The Farmer Goes West

When the Soviet army came rolling to the village of Morawice, near Cracow, in World War II, the Russians grandly parceled out the big estates (formerly owned by Count Potocki and the Duke of Radziwill) among the local peasants. But before the peasants could quite get used to their happy new condition, the Communist Party workers moved into Morawice, urged that they merge their holdings into Soviet-type collective farms. When the .peasants hesitated, the Communists turned the economic screws, demanded larger deliverfes of corn, milk and potatoes. More in the spirit of Poland's traditional agricultural "circles" than from socialist leanings, one group of 13 families pooled their 100 acres of land and formed a collective called Victoria.

In the beginning, results were good, but then the Communists began to take a bigger share of the farm's produce. There were interminable, time-consuming party discussions, but little fertilizer, no tractors. Because they had collaborated with the Communists, the farmers of Victoria were ostracized by their neighbors. "They called us Soviet pigs," says Zofia Szczygiel, president of the Victoria collective.

Down Tools & Vodka. In the next six years, Victoria fell into neglect, 15% of the cultivatable land was not used, farmers spent more time on their tiny home plots, and debts accumulated.
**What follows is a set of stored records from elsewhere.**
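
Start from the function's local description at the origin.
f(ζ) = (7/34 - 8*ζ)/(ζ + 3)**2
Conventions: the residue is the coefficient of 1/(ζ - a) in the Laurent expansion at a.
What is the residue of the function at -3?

At the order-2 pole -3 set g(ζ) = (ζ - (-3))^2*f(ζ) = 7/34 - 8*ζ.
Order-2 pole: residue = g'(a); g'(-3) = -8, so the residue is -8.

The residue is -8.


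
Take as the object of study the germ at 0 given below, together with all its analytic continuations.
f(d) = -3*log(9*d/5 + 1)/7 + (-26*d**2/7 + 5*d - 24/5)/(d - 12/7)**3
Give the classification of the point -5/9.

The point is a logarithmic branch point.

The term (-3/7)*log(1 - d/(-5/9)) has argument 1 - -5/9/(-5/9) = 0 at -5/9: a logarithmic (infinitely-sheeted) branch point; the remaining terms are analytic or single-valued there.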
One day last October the quiet revolution came to Morawice. The people of the village heard newly appointed Party Secretary Wladyslaw Gomulka say on the radio that no more money would be spent subsidizing collectives. Says Zofia Szczygiel: "Everybody out in the fields threw down their tools and went home for a drink of vodka. Then they went and got their tools again and started marking out their claims to private property." A village committee soon ironed out the boundary disputes, and by the time Gomulka got around to acknowledging the end of forced collectivization, Victoria had ceased to exist.

Morawice has become a new village since that day. Neighbors speak to each other again, freely participate in village affairs. Production is up. Where only five cows grazed eight months ago, 35 may be seen. Because there are no forced milk deliveries, the farmers are producing as many calves as they can, and every yard of arable land is heavily planted. Said an old peasant: "Today if we waste land, it is money out of our own pockets." The geese and hogs that waddle across Mora-wice's bumpy main street are 100% capitalist-owned.

My Own Boss. All that remains to remind people of the hated era of collectivization, reported TIME Correspondent Edward Hughes from Morawice last week, is a little signboard in the center of the village square, which .bears faded posters of another government, with pictures of Warsaw's Russian-built "Palace of Culture." The new attitude towards the party was summed up by an ancient pitchfork-brandishing farmer: "I'm my own boss now and when some party man comes out to tell me to go out to rake hay for the nation, I have a big needle for his back end."

The return to private farming has almost doubled Poland's meat supply in one year. This and increased supplies of potatoes, eggs and milk have removed the dangerous famine threat of this spring. To boost the trend, the government is cutting up and selling thousands of acres of farmland previously owned outright by the state. Says Polish Agronomist Lech Rosciszewski: "Communism in Polish agriculture is dead . . . finished." Experts, however, are aware that in the long run many private farms may prove too small for efficient farming, and a move is afoot to persuade farmers voluntarily to merge their holdings, not as collectives, but in the old "circle" tradition. Says Rosciszewski: "We are thinking in terms of Scandinavian-style cooperatives."